Secondly, making data-driven decisions can be vital to a business’ survival. By ‘data-driven decisions’, we mean decisions that are based on numbers and measurable metrics rather than a hunch or what has always been done in the business. In today’s day and age, the volumes of data available are increasing rapidly and analysing this data manually is almost impossible. Machine learning enables more automation of data analysis, making it possible to drive decisions on more data. Even so, there remains massive amounts of data in companies which has not yet been exploited for all the valuable insight it holds!
What Are Some of the Problems with Machine Learning?
As mentioned before, since the computer designs the algorithm in its own right, the outcome can often be nonsensical. This lack of understanding can cause problems with accountability and in high risk businesses, such as financial trading, since it is not possible to have full faith in the outcomes of machine learning algorithms.
Although machine learning is a fantastic leap forwards in algorithm design, it does have its limitations. This is often something that isn’t understood at higher business levels and can lead to many companies attempting to overuse machine learning. Since machine learning is based entirely on data, it is impossible to predict situations for which we have no data. For example, an algorithm trying to predict the stock market wouldn’t be able to take into account unexpected events such as international tensions, pandemics or political changes which it had never seen before. A common misconception is that machine learning is “deterministic” however it is very much “stochastic” (i.e. susceptible to randomness).

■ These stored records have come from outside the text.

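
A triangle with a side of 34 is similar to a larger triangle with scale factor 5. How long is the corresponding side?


Similar triangles have proportional sides
Scale factor = 5
Smaller side = 34
Corresponding larger side = 34 * 5
= 170

170


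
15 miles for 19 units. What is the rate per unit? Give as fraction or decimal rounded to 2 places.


Total miles = 15
Number of units = 19
Unit rate = 15 / 19
= 0.79 miles per unit

0.79


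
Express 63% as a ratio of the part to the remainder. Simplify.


Part = 63%, Remainder = 37%
Ratio = 63:37
GCD(63, 37) = 1
Simplify: 63:37 = 63:37

63:37


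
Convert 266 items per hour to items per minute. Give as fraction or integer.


Converting from per hour to per minute
Rate = 266 items per hour
Divide by 60: 266/60
= 133/30 items per minute

133/30


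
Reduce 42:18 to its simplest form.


Find GCD(42, 18)
GCD = 6
Divide both by 6: 42/6 = 7, 18/6 = 3
Simplified ratio = 7:3

7:3


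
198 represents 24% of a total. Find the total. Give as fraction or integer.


Given: 198 is 24% of the whole
Set up: 198 = 24/100 * whole
whole = 198 * 100 / 24
whole = 19800 / 24
whole = 825

825


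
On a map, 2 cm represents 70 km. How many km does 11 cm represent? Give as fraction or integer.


Map scale: 2 cm = 70 km
Measured distance on map = 11 cm
Set up proportion: 11 * 70 / 2
= 770 / 2
= 385 km

385


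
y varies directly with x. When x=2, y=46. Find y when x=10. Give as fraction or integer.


Direct proportion: y = kx
Find k: k = 46/2 = 23
Compute y at x=10: y = 23 * 10
y = 230

230


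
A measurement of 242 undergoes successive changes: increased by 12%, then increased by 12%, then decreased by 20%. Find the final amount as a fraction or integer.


Start: 242
Step 1: increase by 12% => multiply by 112/100
  242 * 112/100 = 6776/25
Step 2: increase by 12% => multiply by 112/100
  6776/25 * 112/100 = 189728/625
Step 3: decrease by 20% => multiply by 80/100
  189728/625 * 80/100 = 758912/3125
Final value = 758912/3125

758912/3125


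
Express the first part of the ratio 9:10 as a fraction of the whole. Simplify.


Total parts = 9 + 10 = 19
First part fraction = 9/19
Simplify: 9/19 = 9/19

9/19


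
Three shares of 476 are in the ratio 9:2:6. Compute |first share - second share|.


Total parts = 9 + 2 + 6 = 17
Value per part = 476 / 17 = 28
Shares: 9*28=252, 2*28=56, 6*28=168
First share = 252, second share = 56
Difference = |252 - 56| = 196

196


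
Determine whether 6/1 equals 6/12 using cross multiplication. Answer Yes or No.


Cross multiply to check 6/1 = 6/12
Left cross product: 6 * 12 = 72
Right cross product: 1 * 6 = 6
72 != 6
Not equal, so proportions differ => No

No


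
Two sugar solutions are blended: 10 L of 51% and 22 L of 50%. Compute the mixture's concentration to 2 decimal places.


Solute in mixture 1 = 51% of 10 L = 10*51/100 = 51/10 L
Solute in mixture 2 = 50% of 22 L = 22*50/100 = 11 L
Total solute = 51/10 + 11 = 161/10 L
Total volume = 10 + 22 = 32 L
Final concentration = 161/10/32 * 100 = 50.31%

50.31


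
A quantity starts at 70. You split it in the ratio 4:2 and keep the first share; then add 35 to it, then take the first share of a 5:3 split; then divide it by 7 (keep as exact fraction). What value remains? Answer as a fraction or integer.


Start with 70.
Step 1: Split 4:2, first share = 70 * 4/6 = 140/3
Step 2: Add 35: 140/3+35=245/3; split 5:3 first = 245/3*5/8 = 1225/24
Step 3: Divide by 7: 1225/24 / 7 = 175/24
Final result = 175/24

175/24


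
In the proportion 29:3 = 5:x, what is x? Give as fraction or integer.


Setting up: 29/3 = 5/x
Cross multiply: 29 * x = 3 * 5
29x = 15
x = 15/29
x = 15/29

15/29


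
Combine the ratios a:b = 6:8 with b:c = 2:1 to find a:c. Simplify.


Given a:b = 6:8 and b:c = 2:1
Make b consistent. Multiply first ratio by 2: a:b = 12:16
Multiply second ratio by 8: b:c = 16:8
Now b = 16 in both, so a:b:c = 12:16:8
Therefore a:c = 12:8
Simplify by GCD: a:c = 3:2

3:2


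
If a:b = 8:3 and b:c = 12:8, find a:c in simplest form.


Given a:b = 8:3 and b:c = 12:8
Make b consistent. Multiply first ratio by 12: a:b = 96:36
Multiply second ratio by 3: b:c = 36:24
Now b = 36 in both, so a:b:c = 96:36:24
Therefore a:c = 96:24
Simplify by GCD: a:c = 4:1

4:1


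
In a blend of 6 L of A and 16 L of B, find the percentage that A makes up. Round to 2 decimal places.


Volume of A = 6 L
Volume of B = 16 L
Total volume = 6 + 16 = 22 L
Percentage of A = (6/22) * 100
= 27.27%

27.27


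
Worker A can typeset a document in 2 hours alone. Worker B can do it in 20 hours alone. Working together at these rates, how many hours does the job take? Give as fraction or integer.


Rate of A = 1/2 job per hour
Rate of B = 1/20 job per hour
Combined rate = 1/2 + 1/20
Find common denominator: (20 + 2)/(2*20) = 22/40
Combined rate = 11/20 job per hour
Time together = 1 / (11/20) = 20/11 hours

20/11


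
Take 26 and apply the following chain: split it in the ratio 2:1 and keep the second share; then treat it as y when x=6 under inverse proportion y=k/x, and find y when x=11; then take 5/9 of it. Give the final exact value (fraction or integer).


Start with 26.
Step 1: Split 2:1, second share = 26 * 1/3 = 26/3
Step 2: Inverse prop: k = (26/3)*6; new y = k/11 = 26/3*6/11 = 52/11
Step 3: Take 5/9: 52/11 * 5/9 = 260/99
Final result = 260/99

260/99


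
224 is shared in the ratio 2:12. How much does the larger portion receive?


Total parts = 2 + 12 = 14
Value per part = 224 / 14 = 16
First share = 2 * 16 = 32
Second share = 12 * 16 = 192
Larger share = 192

192


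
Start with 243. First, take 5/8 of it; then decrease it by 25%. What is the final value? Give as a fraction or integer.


Start with 243.
Step 1: Take 5/8: 243 * 5/8 = 1215/8
Step 2: Decrease by 25%: 1215/8 * 75/100 = 3645/32
Final result = 3645/32

3645/32


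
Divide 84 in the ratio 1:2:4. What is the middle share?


Ratio = 1:2:4
Total parts = 1 + 2 + 4 = 7
Value per part = 84 / 7 = 12
First share = 1 * 12 = 12
Middle share = 2 * 12 = 24
Third share = 4 * 12 = 48

24


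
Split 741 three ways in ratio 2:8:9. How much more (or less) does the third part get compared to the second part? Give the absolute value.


Total parts = 2 + 8 + 9 = 19
Value per part = 741 / 19 = 39
Shares: 2*39=78, 8*39=312, 9*39=351
Third share = 351, second share = 312
Difference = |351 - 312| = 39

39


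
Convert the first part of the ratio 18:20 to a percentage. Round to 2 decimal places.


Total parts = 18 + 20 = 38
First part fraction = 18/38
Percentage = (18/38) * 100
= 0.473684 * 100
= 47.37%

47.37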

Finally, there are ethical concerns around machine learning and artificial intelligence as a whole. A common argument is in a situation where a self-driving car must make the decision between killing an older person or a younger person due to a situation on the road. Part of an organisation’s consideration to use a machine learning ought to be the ethics of using said algorithm. This is why companies are beginning to hire machine learning ethicists at such a high rate.
What Tools Can I Try?
There are a gazillion machine learning tools and companies out there, some significantly better than others. If you’re just getting started though, there are some extremely common ones you should be at least a little familiar with.
Firstly are the Python libraries. The two big ones are PyTorch and Scikit-learn, both widely used and very powerful. Scikit-learn is a little more beginner friendly so if you are unsure, jump in with that one first by trying one of the many online walk-throughs or tutorials. There are many other Python machine learning libraries, often designed for a specific type of learning, such as NLTK (natural language toolkit) and Theano.
Secondly, there are other technologies such as TensorFlow, Keras, and Spark which are not designed specifically for Python but do integrate easily with it. With these, you’re likely to spend more time learning how to work the software than actually creating artificial intelligence. However they are all popular in industry so if you are pursuing a data science career, spend some time getting to know them. Again, the internet is rife in suitable tutorials and support.